How to check the period charge calculations when managing non-calendar fiscal year?

3 minute read time.

When you have a 4-4-5 calendar that is divided into several periods, fiscal year charge will be distributed over these periods. When you look at the plan simulation screen you might question how it is calculating the monthly charges.  The misunderstanding comes from the prorata “Month”. “Month” prorata option is expressed based on a calendar month, not on a fiscal period and the number of months in the depreciation context does not impact the calculation. 

Please refer to the online help page for UL straight line depreciation method under Product help, Fixed assets, Fixed assets, Assets, Depreciation method, annex document, American legislation – USA and UL – straight line 

If the fiscal year is divided into several periods, the fiscal year charge is distributed over these periods.

If the prorata temporis = ½ year or month, the holding period starts on the 1st day of the month of the depreciation start date. 

In that case the period charge is calculated as follows. 

Period charge = Fiscal year charge

                     * (Sum of p1 to pc (number of holding months in the period)

                     / Sum of p1 to pf (number of holding months in the period))

  • Depreciation total of previous periods    

p1 to pc = from the 1st holding period in the fiscal year to the current period included [1]

p1 to pf = from the 1st holding period in the fiscal year to the last holding period in the fiscal year 

[1] Unless the asset is issued in the fiscal year before this current period or if it is completely deprecated in the fiscal year before this current period… 

In this example, depreciation contexts fiscal periods are divided into several periods.

When the depreciation method = “UL” and the prorata = “Month” there are no charges for period 1 and 10 but it doubles on period 9.

Fixed assets depreciation tab:

Plan simulation:

To understand the monthly charge better I used a free depreciation method with prorata “Day” and a single rate of 0.20.

Using the same duration and prorata = month.

The calculation will look like this where there are no zero charges for the periods.

Finally, to check the calculation, we need to set the CALTRACE (calculation log parameter level) to 9.

Note once you are done with the analysis set it back to what it was (0).

This parameter is located under Setup, General parameters, AAS chapter and CLC group.

Log file can be retrieved under TRA directory of the solution (folder) with the name “CAL_Company code”.

Each time when you click the calculation button this file will get overwritten.

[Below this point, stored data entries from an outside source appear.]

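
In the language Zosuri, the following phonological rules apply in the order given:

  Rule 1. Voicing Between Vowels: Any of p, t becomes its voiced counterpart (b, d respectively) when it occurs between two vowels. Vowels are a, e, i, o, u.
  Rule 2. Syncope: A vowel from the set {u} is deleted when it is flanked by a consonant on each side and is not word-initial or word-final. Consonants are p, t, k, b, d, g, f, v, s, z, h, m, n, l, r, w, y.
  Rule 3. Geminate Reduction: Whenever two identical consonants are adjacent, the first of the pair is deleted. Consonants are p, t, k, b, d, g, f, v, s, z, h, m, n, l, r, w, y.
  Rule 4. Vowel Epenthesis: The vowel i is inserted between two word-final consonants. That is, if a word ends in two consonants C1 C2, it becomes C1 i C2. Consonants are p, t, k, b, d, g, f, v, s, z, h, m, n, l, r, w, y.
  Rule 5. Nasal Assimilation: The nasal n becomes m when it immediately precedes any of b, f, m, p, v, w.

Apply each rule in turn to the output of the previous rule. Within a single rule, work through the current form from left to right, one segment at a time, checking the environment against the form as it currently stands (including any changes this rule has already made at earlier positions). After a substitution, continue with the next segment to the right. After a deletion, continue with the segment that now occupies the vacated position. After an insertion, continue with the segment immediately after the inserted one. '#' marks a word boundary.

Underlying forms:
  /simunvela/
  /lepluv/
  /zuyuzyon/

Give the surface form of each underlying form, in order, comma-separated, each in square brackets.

/simunvela/:
  Rule 1 Voicing Between Vowels: no change — [simunvela]
  Rule 2 Syncope: [simunvela] → [simnvela]
  Rule 3 Geminate Reduction: no change — [simnvela]
  Rule 4 Vowel Epenthesis: no change — [simnvela]
  Rule 5 Nasal Assimilation: [simnvela] → [simmvela]
/lepluv/:
  Rule 1 Voicing Between Vowels: no change — [lepluv]
  Rule 2 Syncope: [lepluv] → [leplv]
  Rule 3 Geminate Reduction: no change — [leplv]
  Rule 4 Vowel Epenthesis: [leplv] → [lepliv]
  Rule 5 Nasal Assimilation: no change — [lepliv]
/zuyuzyon/:
  Rule 1 Voicing Between Vowels: no change — [zuyuzyon]
  Rule 2 Syncope: [zuyuzyon] → [zyzyon]
  Rule 3 Geminate Reduction: no change — [zyzyon]
  Rule 4 Vowel Epenthesis: no change — [zyzyon]
  Rule 5 Nasal Assimilation: no change — [zyzyon]

[simmvela], [lepliv], [zyzyon]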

I've extracted part of log to show you the depreciation calculation for the current period 1 and 2.

Period 1 [current]

01/01/2022 - 01/28/2022 [n=1]

Fiscal year charge = 70,915.82 (386,813.54 [B/S value] x 0.2 [rate] x 11 [holding duration]/12 [exercise duration])

Number of holding months in a period p1 to pc = 1

Number of holding months in the fiscal year p1 to pf = 22 (total periods in FY 2 [n=..])

Depreciation for the period P-1 + Pc = 3,223.45 (70,915.82 x1 /22)

Cumulative depreciation P-1 = 0

Period charge = 3,223.45

 

Period 2

01/29/2022 - 02/25/2022 [n=2]

Fiscal year charge = 70,915.82

Number of holding months in a period p1 to pc = 3 (n=1 + n=2)

Number of holding months in the fiscal year p1 to pf = 22

Depreciation for the period P-1 + Pc = 9,670.34 (70,915.82 x 3/22)

Cumulative depreciation P-1 = 3,223.45

Period charge = 6,446.89 (9,670.34 – 3,223.45)

 

I hope this log file will come handy when you have questions on how the system is calculating the depreciations for non-calendar fiscal years.